I have a list that contains a 'key' and 'paragraph'. Each 'key' is associated with a 'paragraph'.

My goal is to break each paragraph into individual sentences, with each sentence being assign to the 'key' they originally belonged to in paragraph form. For example:

(['2925729', 'Patrick came outside and greeted us promptly.'], ['2925729', 'Patrick did not shake our hands nor ask our names. He greeted us promptly and politely, but it seemed routine.'], ['2925728', 'Patrick sucks. He farted politely, but it seemed routine.'])

Right now I've been able to write code to break out sentences into paragraphs, and get the number of hits for each sentence against a dictionary. I now want to associate an ID to each question.

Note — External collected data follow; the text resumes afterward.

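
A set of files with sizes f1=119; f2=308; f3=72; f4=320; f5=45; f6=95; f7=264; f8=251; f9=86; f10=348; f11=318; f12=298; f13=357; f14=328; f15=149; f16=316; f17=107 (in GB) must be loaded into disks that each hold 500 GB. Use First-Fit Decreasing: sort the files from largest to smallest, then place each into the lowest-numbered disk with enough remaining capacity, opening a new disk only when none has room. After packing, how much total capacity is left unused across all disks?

1219

Sorted descending: 357, 348, 328, 320, 318, 316, 308, 298, 264, 251, 149, 119, 107, 95, 86, 72, 45.
disk 1: place 357 GB, 143 GB left
disk 2: place 348 GB, 152 GB left
disk 3: place 328 GB, 172 GB left
disk 4: place 320 GB, 180 GB left
disk 5: place 318 GB, 182 GB left
disk 6: place 316 GB, 184 GB left
disk 7: place 308 GB, 192 GB left
disk 8: place 298 GB, 202 GB left
disk 9: place 264 GB, 236 GB left
disk 10: place 251 GB, 249 GB left
disk 2: place 149 GB, 3 GB left
disk 1: place 119 GB, 24 GB left
disk 3: place 107 GB, 65 GB left
disk 4: place 95 GB, 85 GB left
disk 5: place 86 GB, 96 GB left
disk 4: place 72 GB, 13 GB left
disk 3: place 45 GB, 20 GB left
10 disks × 500 GB = 5000 GB; used 3781 GB; unused 1219 GB.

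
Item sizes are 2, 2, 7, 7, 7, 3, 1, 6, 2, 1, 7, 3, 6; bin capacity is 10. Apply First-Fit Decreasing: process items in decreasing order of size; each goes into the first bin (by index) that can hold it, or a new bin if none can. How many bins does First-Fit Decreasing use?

6 bins

Sorted descending: 7, 7, 7, 7, 6, 6, 3, 3, 2, 2, 2, 1, 1.
7 → bin 1 (remaining 3)
7 → bin 2 (remaining 3)
7 → bin 3 (remaining 3)
7 → bin 4 (remaining 3)
6 → bin 5 (remaining 4)
6 → bin 6 (remaining 4)
3 → bin 1 (remaining 0)
3 → bin 2 (remaining 0)
2 → bin 3 (remaining 1)
2 → bin 4 (remaining 1)
2 → bin 5 (remaining 2)
1 → bin 3 (remaining 0)
1 → bin 4 (remaining 0)
Final bins: [7,3] [7,3] [7,2,1] [7,2,1] [6,2] [6].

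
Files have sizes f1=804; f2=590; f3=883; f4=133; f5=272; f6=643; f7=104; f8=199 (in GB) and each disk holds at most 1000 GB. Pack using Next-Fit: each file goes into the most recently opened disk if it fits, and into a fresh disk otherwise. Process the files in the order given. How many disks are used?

5 disks

Put f1 (804 GB) in disk 1; 196 GB remain.
Put f2 (590 GB) in disk 2; 410 GB remain.
Put f3 (883 GB) in disk 3; 117 GB remain.
Put f4 (133 GB) in disk 4; 867 GB remain.
Put f5 (272 GB) in disk 4; 595 GB remain.
Put f6 (643 GB) in disk 5; 357 GB remain.
Put f7 (104 GB) in disk 5; 253 GB remain.
Put f8 (199 GB) in disk 5; 54 GB remain.
Final disks: [804] [590] [883] [133,272] [643,104,199].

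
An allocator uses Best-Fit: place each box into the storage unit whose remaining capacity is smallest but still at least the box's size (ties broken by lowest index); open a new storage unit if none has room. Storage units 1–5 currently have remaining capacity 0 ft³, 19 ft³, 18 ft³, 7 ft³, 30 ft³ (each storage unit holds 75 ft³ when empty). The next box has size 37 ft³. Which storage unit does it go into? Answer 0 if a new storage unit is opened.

No storage unit has ≥ 37 ft³ free, so a new storage unit is opened.

0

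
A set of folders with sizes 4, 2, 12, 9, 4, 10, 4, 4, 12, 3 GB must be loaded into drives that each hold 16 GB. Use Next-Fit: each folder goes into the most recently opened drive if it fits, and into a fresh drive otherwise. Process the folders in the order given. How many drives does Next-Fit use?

4 GB → drive 1 (remaining 12 GB)
2 GB → drive 1 (remaining 10 GB)
12 GB → drive 2 (remaining 4 GB)
9 GB → drive 3 (remaining 7 GB)
4 GB → drive 3 (remaining 3 GB)
10 GB → drive 4 (remaining 6 GB)
4 GB → drive 4 (remaining 2 GB)
4 GB → drive 5 (remaining 12 GB)
12 GB → drive 5 (remaining 0 GB)
3 GB → drive 6 (remaining 13 GB)

6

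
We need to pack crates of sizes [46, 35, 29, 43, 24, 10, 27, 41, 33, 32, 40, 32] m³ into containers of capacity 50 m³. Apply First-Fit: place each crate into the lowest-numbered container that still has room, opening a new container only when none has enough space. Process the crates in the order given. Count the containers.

11 containers

container 1: place 46 m³, 4 m³ left
container 2: place 35 m³, 15 m³ left
container 3: place 29 m³, 21 m³ left
container 4: place 43 m³, 7 m³ left
container 5: place 24 m³, 26 m³ left
container 2: place 10 m³, 5 m³ left
container 6: place 27 m³, 23 m³ left
container 7: place 41 m³, 9 m³ left
container 8: place 33 m³, 17 m³ left
container 9: place 32 m³, 18 m³ left
container 10: place 40 m³, 10 m³ left
container 11: place 32 m³, 18 m³ left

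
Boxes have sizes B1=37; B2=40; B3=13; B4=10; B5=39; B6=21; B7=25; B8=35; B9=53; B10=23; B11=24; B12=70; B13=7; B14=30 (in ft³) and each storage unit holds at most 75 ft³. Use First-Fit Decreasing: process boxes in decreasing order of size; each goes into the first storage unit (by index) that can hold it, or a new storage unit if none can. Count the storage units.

6

Sorted descending: 70, 53, 40, 39, 37, 35, 30, 25, 24, 23, 21, 13, 10, 7.
70 ft³ → storage unit 1 (remaining 5 ft³)
53 ft³ → storage unit 2 (remaining 22 ft³)
40 ft³ → storage unit 3 (remaining 35 ft³)
39 ft³ → storage unit 4 (remaining 36 ft³)
37 ft³ → storage unit 5 (remaining 38 ft³)
35 ft³ → storage unit 3 (remaining 0 ft³)
30 ft³ → storage unit 4 (remaining 6 ft³)
25 ft³ → storage unit 5 (remaining 13 ft³)
24 ft³ → storage unit 6 (remaining 51 ft³)
23 ft³ → storage unit 6 (remaining 28 ft³)
21 ft³ → storage unit 2 (remaining 1 ft³)
13 ft³ → storage unit 5 (remaining 0 ft³)
10 ft³ → storage unit 6 (remaining 18 ft³)
7 ft³ → storage unit 6 (remaining 11 ft³)
Final storage units: [70] [53,21] [40,35] [39,30] [37,25,13] [24,23,10,7].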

Here is the code that deals with sentences without any 'key'. Step1 and 2 I omitted for space conservation:

Dictionary = ['book', 'should have', 'open']

####Step3#####
#Create Blank list to append final output
final_out = []

##Find Matches
for sent in sentences:
  for sent in sentences:
      final_out.append((sent, sum(sent.count(col) for col in dictionary)))

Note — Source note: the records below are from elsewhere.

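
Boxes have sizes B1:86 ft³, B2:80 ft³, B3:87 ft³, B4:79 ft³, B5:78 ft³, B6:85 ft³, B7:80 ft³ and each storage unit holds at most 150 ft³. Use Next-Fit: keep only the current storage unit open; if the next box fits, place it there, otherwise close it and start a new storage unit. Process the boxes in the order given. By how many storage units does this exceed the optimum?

Next-Fit: [86] [80] [87] [79] [78] [85] [80] → 7 storage units.
7 boxes exceed 75 ft³ (half the capacity), and no two of those can share a storage unit, so at least 7 storage units are needed.
So 7 is already optimal.

0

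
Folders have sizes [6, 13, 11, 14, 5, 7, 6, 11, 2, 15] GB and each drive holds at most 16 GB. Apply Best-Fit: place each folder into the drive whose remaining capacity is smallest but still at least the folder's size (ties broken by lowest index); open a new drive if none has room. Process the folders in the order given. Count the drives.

6 GB → drive 1 (remaining 10 GB)
13 GB → drive 2 (remaining 3 GB)
11 GB → drive 3 (remaining 5 GB)
14 GB → drive 4 (remaining 2 GB)
5 GB → drive 3 (remaining 0 GB)
7 GB → drive 1 (remaining 3 GB)
6 GB → drive 5 (remaining 10 GB)
11 GB → drive 6 (remaining 5 GB)
2 GB → drive 4 (remaining 0 GB)
15 GB → drive 7 (remaining 1 GB)
Final drives: [6,7] [13] [11,5] [14,2] [6] [11] [15].

7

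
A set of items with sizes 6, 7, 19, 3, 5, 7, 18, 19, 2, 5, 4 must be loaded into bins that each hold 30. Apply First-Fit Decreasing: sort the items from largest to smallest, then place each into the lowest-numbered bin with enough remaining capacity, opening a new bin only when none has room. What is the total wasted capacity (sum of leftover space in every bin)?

Sorted descending: 19, 19, 18, 7, 7, 6, 5, 5, 4, 3, 2.
19 → bin 1 (remaining 11)
19 → bin 2 (remaining 11)
18 → bin 3 (remaining 12)
7 → bin 1 (remaining 4)
7 → bin 2 (remaining 4)
6 → bin 3 (remaining 6)
5 → bin 3 (remaining 1)
5 → bin 4 (remaining 25)
4 → bin 1 (remaining 0)
3 → bin 2 (remaining 1)
2 → bin 4 (remaining 23)
4 bins × 30 = 120; used 95; unused 25.

25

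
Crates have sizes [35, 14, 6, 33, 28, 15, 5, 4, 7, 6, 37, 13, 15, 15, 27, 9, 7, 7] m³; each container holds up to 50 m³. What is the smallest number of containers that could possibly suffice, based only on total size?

Total size = 35 + 14 + 6 + 33 + 28 + 15 + 5 + 4 + 7 + 6 + 37 + 13 + 15 + 15 + 27 + 9 + 7 + 7 = 283 m³.
⌈283 / 50⌉ = 6.

6 containers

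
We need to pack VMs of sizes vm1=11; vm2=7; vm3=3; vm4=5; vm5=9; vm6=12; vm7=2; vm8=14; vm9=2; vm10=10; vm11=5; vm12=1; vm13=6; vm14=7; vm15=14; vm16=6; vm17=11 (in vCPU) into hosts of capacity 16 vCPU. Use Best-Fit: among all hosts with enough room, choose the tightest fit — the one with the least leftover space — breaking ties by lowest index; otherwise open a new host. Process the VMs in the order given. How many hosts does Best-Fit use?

9 hosts

host 1: place vm1 (11 vCPU), 5 vCPU left
host 2: place vm2 (7 vCPU), 9 vCPU left
host 1: place vm3 (3 vCPU), 2 vCPU left
host 2: place vm4 (5 vCPU), 4 vCPU left
host 3: place vm5 (9 vCPU), 7 vCPU left
host 4: place vm6 (12 vCPU), 4 vCPU left
host 1: place vm7 (2 vCPU), 0 vCPU left
host 5: place vm8 (14 vCPU), 2 vCPU left
host 5: place vm9 (2 vCPU), 0 vCPU left
host 6: place vm10 (10 vCPU), 6 vCPU left
host 6: place vm11 (5 vCPU), 1 vCPU left
host 6: place vm12 (1 vCPU), 0 vCPU left
host 3: place vm13 (6 vCPU), 1 vCPU left
host 7: place vm14 (7 vCPU), 9 vCPU left
host 8: place vm15 (14 vCPU), 2 vCPU left
host 7: place vm16 (6 vCPU), 3 vCPU left
host 9: place vm17 (11 vCPU), 5 vCPU left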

#####Spit out final distinct output
##Output in dictionary structure
final_out = dict(sorted(set(final_out)))

####Get sentences and rank by max first

import operator
sorted_final_out = sorted(final_out.iteritems(),key = operator.itemgetter(1), reverse = True)

The output from this is: (['johny ate the antelope', 80], ['sally has a friend',20]) and so on. I then pick the top X b magnitude. What I am now trying to achieve is something like this: (['12222','johny ate the antelope', 80], [22332,'sally has a friend',20]) . So i basically want to ensure that all sentences when parsed out are assigned to a 'key'. This is complicated sorry. Again that is why John's earlier solution would work on a simpler case.

Answer 1

from itertools import chain
list(chain(*[[[y[0],z] for z in y[1].split('. ')] for y in x]))

produces

[['2925729', 'Patrick came outside and greeted us promptly.'],
 ['2925729', 'Patrick did not shake our hands nor ask our names'],
 ['2925729', 'He greeted us promptly and politely, but it seemed routine.'],
 ['2925728', 'Patrick sucks'],
 ['2925728', 'He farted politely, but it seemed routine.']]

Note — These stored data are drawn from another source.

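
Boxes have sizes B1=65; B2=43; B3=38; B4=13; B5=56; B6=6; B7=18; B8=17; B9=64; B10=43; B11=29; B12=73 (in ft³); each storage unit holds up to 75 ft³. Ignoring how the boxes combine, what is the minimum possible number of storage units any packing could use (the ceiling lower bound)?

Total size = 65 + 43 + 38 + 13 + 56 + 6 + 18 + 17 + 64 + 43 + 29 + 73 = 465 ft³.
⌈465 / 75⌉ = 7.

7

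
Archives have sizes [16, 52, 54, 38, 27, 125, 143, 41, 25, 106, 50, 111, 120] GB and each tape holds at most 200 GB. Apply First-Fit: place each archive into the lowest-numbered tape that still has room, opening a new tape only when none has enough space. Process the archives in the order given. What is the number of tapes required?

6

tape 1: place 16 GB, 184 GB left
tape 1: place 52 GB, 132 GB left
tape 1: place 54 GB, 78 GB left
tape 1: place 38 GB, 40 GB left
tape 1: place 27 GB, 13 GB left
tape 2: place 125 GB, 75 GB left
tape 3: place 143 GB, 57 GB left
tape 2: place 41 GB, 34 GB left
tape 2: place 25 GB, 9 GB left
tape 4: place 106 GB, 94 GB left
tape 3: place 50 GB, 7 GB left
tape 5: place 111 GB, 89 GB left
tape 6: place 120 GB, 80 GB left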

list(chain(*...)) flattens the nested list produced by [[[y[0],z] for z in y[1].split('. ')] for y in x] .

If you'd rather change list 'in place' you could use

xl = list(x) # you gave us a tuple          
for i,y in enumerate(xl):
    xx = xl[i]
    xx = [[xx[0],y] for y in xx[1].split('. ')]
    xl[i:i+1] = xx

I'm not sure which would work faster or better when the data set is very large.